As I often feel in games like this, the at-bats that decided the game weren’t necessarily the ones in the ninth. Instead, they were the ones taken earlier by the Rays in which Millwood shut them down.
Believe me, the Rays — in a playoff race — will be going to bed tonight thinking about all those missed opportunities off Millwood, then Pryor.
For me, two key at-bats were those involving Evan Longoria in the fifth and Desmond Jennings in the seventh.
There were two on with one out in the fifth and the middle of the order coming up. Millwood managed to strike out Matt Joyce, then fell behind 3-0 to Longoria before fanning him as well.
“I wasn’t staying back,” Millwood said. “I was rushing towards the plate and getting balls up. I knew I was doing it, I just had to fix it. And I guess I fixed it.”
Then, after the first two guys singled off Millwood in the seventh, Desmond Jennings — 3-for-3 to that point — came up next. But Millwood got him to hit a hard chopper right at third baseman Kyle Seager.
If Jesus Montero was running, the M’s might have had a triple-play chance, but the M’s gladly settled for a 5-4 twin-killing at third and second before Dustin Ackley threw way late to first in a try for the speedy Jennings. But that was a huge at-bat right there where Tampa Bay could have broken the game open.

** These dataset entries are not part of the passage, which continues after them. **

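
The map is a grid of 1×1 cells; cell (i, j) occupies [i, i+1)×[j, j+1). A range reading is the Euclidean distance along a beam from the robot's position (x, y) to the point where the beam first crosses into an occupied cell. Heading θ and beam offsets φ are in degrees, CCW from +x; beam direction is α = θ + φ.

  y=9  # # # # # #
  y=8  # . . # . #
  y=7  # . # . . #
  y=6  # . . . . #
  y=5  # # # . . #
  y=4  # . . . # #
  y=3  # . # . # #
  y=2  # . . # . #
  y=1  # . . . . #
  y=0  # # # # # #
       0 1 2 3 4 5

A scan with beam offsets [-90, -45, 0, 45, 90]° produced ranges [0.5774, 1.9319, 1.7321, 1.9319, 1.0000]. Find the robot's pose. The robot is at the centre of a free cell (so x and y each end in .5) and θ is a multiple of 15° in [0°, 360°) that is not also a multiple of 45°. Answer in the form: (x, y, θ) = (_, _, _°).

(x, y, θ) = (1.5, 1.5, 30°)

Candidates: 24 free-cell centres × 16 headings = 384 poses. Raycast each; keep the one whose scan matches to 4 dp.
  (4.5, 2.5, 60°): beam 2 = 0.5176 ≠ 1.9319 ✗
  (4.5, 5.5, 60°): beam 2 = 0.5176 ≠ 1.9319 ✗
  (3.5, 4.5, 150°): beam 1 = 3.0000 ≠ 0.5774 ✗
  (1.5, 8.5, 60°): beam 1 = 1.0000 ≠ 0.5774 ✗
  …
  (1.5, 1.5, 30°): r_1=0.5774, r_2=1.9319, r_3=1.7321, r_4=1.9319, r_5=1.0000 — all match ✓
Unique over the lattice → pose = (1.5, 1.5, 30°).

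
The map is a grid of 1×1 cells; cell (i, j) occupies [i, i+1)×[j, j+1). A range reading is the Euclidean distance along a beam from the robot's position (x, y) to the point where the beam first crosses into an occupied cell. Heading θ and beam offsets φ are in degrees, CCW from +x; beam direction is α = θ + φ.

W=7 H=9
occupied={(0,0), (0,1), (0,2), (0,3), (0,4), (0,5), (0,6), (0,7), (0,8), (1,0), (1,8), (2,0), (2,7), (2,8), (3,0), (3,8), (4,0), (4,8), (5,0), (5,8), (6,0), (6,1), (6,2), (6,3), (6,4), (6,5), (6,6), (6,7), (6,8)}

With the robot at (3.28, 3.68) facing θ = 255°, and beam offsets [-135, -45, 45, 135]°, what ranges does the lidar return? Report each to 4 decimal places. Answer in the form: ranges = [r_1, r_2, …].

beam 1: φ=-135°, α=120°
  direction (-0.5000, 0.8660); cell (3,3); t to first gridline: x 0.5600, y 0.3695 (then +2.0000 / +1.1547)
    (3,4) via y @ 0.3695
    (2,4) via x @ 0.5600
    (2,5) via y @ 1.5242
    (1,5) via x @ 2.5600
    (1,6) via y @ 2.6789
    (1,7) via y @ 3.8336
    (0,7) via x @ 4.5600  # hit
  → r_1 = 4.5600
beam 2: φ=-45°, α=210°
  direction (-0.8660, -0.5000); cell (3,3); t to first gridline: x 0.3233, y 1.3600 (then +1.1547 / +2.0000)
    (2,3) via x @ 0.3233
    (2,2) via y @ 1.3600
    (1,2) via x @ 1.4780
    (0,2) via x @ 2.6327  # hit
  → r_2 = 2.6327
beam 3: φ=45°, α=300°
  direction (0.5000, -0.8660); cell (3,3); t to first gridline: x 1.4400, y 0.7852 (then +2.0000 / +1.1547)
    (3,2) via y @ 0.7852
    (4,2) via x @ 1.4400
    (4,1) via y @ 1.9399
    (4,0) via y @ 3.0946  # hit
  → r_3 = 3.0946
beam 4: φ=135°, α=30°
  direction (0.8660, 0.5000); cell (3,3); t to first gridline: x 0.8314, y 0.6400 (then +1.1547 / +2.0000)
    (3,4) via y @ 0.6400
    (4,4) via x @ 0.8314
    (5,4) via x @ 1.9861
    (5,5) via y @ 2.6400
    (6,5) via x @ 3.1408  # hit
  → r_4 = 3.1408

ranges = [4.5600, 2.6327, 3.0946, 3.1408]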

“It seemed like every inning, something would happen and I’d get guys on,” Millwood said. “It felt like I’d never have an easy inning and that tends to wear on you as the game moves along. If all you’re looking at is results, it’s pretty good. But to get to those results wasn’t very easy.”
No, it wasn’t. But it worked. And that’s why it pays never to give in.

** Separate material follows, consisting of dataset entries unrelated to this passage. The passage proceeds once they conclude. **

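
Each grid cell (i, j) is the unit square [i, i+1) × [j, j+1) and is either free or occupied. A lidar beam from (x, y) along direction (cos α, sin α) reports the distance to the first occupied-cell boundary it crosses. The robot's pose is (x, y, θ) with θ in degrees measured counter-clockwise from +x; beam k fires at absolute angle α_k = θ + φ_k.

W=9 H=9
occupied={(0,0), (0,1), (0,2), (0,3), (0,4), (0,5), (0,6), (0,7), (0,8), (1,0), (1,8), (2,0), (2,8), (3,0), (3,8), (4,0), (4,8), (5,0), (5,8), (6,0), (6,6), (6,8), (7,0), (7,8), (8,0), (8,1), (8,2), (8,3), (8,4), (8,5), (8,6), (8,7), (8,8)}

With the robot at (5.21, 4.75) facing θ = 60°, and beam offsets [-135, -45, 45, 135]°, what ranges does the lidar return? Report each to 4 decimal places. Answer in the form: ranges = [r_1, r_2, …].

beam 1: φ=-135°, α=285°
  direction (0.2588, -0.9659); cell (5,4); t to first gridline: x 3.0523, y 0.7765 (then +3.8637 / +1.0353)
    (5,3) via y @ 0.7765
    (5,2) via y @ 1.8117
    (5,1) via y @ 2.8470
    (6,1) via x @ 3.0523
    (6,0) via y @ 3.8823  # hit
  → r_1 = 3.8823
beam 2: φ=-45°, α=15°
  direction (0.9659, 0.2588); cell (5,4); t to first gridline: x 0.8179, y 0.9659 (then +1.0353 / +3.8637)
    (6,4) via x @ 0.8179
    (6,5) via y @ 0.9659
    (7,5) via x @ 1.8531
    (8,5) via x @ 2.8884  # hit
  → r_2 = 2.8884
beam 3: φ=45°, α=105°
  direction (-0.2588, 0.9659); cell (5,4); t to first gridline: x 0.8114, y 0.2588 (then +3.8637 / +1.0353)
    (5,5) via y @ 0.2588
    (4,5) via x @ 0.8114
    (4,6) via y @ 1.2941
    (4,7) via y @ 2.3294
    (4,8) via y @ 3.3646  # hit
  → r_3 = 3.3646
beam 4: φ=135°, α=195°
  direction (-0.9659, -0.2588); cell (5,4); t to first gridline: x 0.2174, y 2.8978 (then +1.0353 / +3.8637)
    (4,4) via x @ 0.2174
    (3,4) via x @ 1.2527
    (2,4) via x @ 2.2880
    (2,3) via y @ 2.8978
    (1,3) via x @ 3.3232
    (0,3) via x @ 4.3585  # hit
  → r_4 = 4.3585

ranges = [3.8823, 2.8884, 3.3646, 4.3585]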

Wedge has long said that Millwood is one of the best pitchers he knows who is skilled at minimizing damage.
“The bottom line is, you put your team in a chance to win ballgames and that’s what he does,” Wedge said.
Justin Smoak did that from the offensive side in his first game back from Class AAA. I’ll tell you what, I didn’t see anything bad in any of Smoak’s plate appearances tonight, especially the way Matt Moore was dominating the Mariners.

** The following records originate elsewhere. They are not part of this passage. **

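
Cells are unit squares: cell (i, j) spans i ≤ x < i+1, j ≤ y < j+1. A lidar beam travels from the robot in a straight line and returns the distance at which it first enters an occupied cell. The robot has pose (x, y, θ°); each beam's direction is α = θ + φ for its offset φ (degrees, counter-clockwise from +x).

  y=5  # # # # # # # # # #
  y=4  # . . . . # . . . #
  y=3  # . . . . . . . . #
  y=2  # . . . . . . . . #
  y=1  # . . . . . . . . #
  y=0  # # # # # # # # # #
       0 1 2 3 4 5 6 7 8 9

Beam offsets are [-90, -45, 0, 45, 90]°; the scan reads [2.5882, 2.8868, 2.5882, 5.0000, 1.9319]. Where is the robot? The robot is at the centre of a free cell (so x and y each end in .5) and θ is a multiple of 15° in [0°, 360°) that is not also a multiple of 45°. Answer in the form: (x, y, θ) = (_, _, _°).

Candidates: 31 free-cell centres × 16 headings = 496 poses. Raycast each; keep the one whose scan matches to 4 dp.
  (8.5, 4.5, 15°): beam 1 = 1.9319 ≠ 2.5882 ✗
  (8.5, 1.5, 255°): beam 1 = 7.7646 ≠ 2.5882 ✗
  (7.5, 4.5, 120°): beam 1 = 1.0000 ≠ 2.5882 ✗
  (1.5, 2.5, 345°): beam 1 = 1.5529 ≠ 2.5882 ✗
  (6.5, 3.5, 60°): beam 1 = 2.8868 ≠ 2.5882 ✗
  …
  (3.5, 3.5, 285°): r_1=2.5882, r_2=2.8868, r_3=2.5882, r_4=5.0000, r_5=1.9319 — all match ✓
Only this pose fits every beam.

(x, y, θ) = (3.5, 3.5, 285°)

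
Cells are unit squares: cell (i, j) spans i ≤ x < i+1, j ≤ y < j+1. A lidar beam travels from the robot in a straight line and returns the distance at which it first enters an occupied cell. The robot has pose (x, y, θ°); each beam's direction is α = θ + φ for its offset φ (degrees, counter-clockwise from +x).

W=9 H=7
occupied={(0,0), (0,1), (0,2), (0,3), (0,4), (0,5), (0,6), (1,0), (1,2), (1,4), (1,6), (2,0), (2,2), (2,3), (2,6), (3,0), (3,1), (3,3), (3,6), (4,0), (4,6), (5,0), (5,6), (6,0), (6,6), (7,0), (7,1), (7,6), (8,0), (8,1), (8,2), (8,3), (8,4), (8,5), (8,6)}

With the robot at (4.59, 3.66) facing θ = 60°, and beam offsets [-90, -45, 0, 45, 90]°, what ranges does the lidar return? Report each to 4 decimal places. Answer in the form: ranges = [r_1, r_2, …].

beam 1: φ=-90°, α=330°
  cosα=0.8660 sinα=-0.5000 | (4,3) | tMaxX 0.4734 tMaxY 1.3200 | tΔX 1.1547 tΔY 2.0000
    t=0.4734 [x] (5,3)
    t=1.3200 [y] (5,2)
    t=1.6281 [x] (6,2)
    t=2.7828 [x] (7,2)
    t=3.3200 [y] (7,1) — stop
  → r_1 = 3.3200
beam 2: φ=-45°, α=15°
  cosα=0.9659 sinα=0.2588 | (4,3) | tMaxX 0.4245 tMaxY 1.3137 | tΔX 1.0353 tΔY 3.8637
    t=0.4245 [x] (5,3)
    t=1.3137 [y] (5,4)
    t=1.4597 [x] (6,4)
    t=2.4950 [x] (7,4)
    t=3.5303 [x] (8,4) — stop
  → r_2 = 3.5303
beam 3: φ=0°, α=60°
  cosα=0.5000 sinα=0.8660 | (4,3) | tMaxX 0.8200 tMaxY 0.3926 | tΔX 2.0000 tΔY 1.1547
    t=0.3926 [y] (4,4)
    t=0.8200 [x] (5,4)
    t=1.5473 [y] (5,5)
    t=2.7020 [y] (5,6) — stop
  → r_3 = 2.7020
beam 4: φ=45°, α=105°
  cosα=-0.2588 sinα=0.9659 | (4,3) | tMaxX 2.2796 tMaxY 0.3520 | tΔX 3.8637 tΔY 1.0353
    t=0.3520 [y] (4,4)
    t=1.3873 [y] (4,5)
    t=2.2796 [x] (3,5)
    t=2.4225 [y] (3,6) — stop
  → r_4 = 2.4225
beam 5: φ=90°, α=150°
  cosα=-0.8660 sinα=0.5000 | (4,3) | tMaxX 0.6813 tMaxY 0.6800 | tΔX 1.1547 tΔY 2.0000
    t=0.6800 [y] (4,4)
    t=0.6813 [x] (3,4)
    t=1.8360 [x] (2,4)
    t=2.6800 [y] (2,5)
    t=2.9907 [x] (1,5)
    t=4.1454 [x] (0,5) — stop
  → r_5 = 4.1454

ranges = [3.3200, 3.5303, 2.7020, 2.4225, 4.1454]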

Smoak hit a double in his first at-bat. I asked him whether that helped him relax a bit.
“Yeah, it did,” he said. “That’s where I’m at right now, I’m trying to relax up there. That’s what I’ve got to do. That’s one thing I’ve been working on a lot. Trying not to do too much. And I felt I was in a good place.”
Later, he drew a walk against Moore. Then, in the sixth, he just missed hitting a tying home to left-center on another of those Safeco Field fly balls that seemed to die at the warning track.
“He’s got a sneaky fastball, 94, 95 or 96 (mph),” Smoak said. “So, you just try to get a good fastball to hit. You’re going to see a fastball and the first at-bat I got one middle, middle-in and I got the double, then the one I flew out on was a change-up I felt I just missed.”
Then came the sacrifice fly to center, which tied the game and put the winning run at third with one out.
“I was trying to get a changeup or a pitch up,” Smoak said. “I laid off the first one, then got a pitch to hit and got it in the air.”
But seriously, none of this happens if the Mariners don’t shut the Rays down after the first inning. This one goes to the pitchers.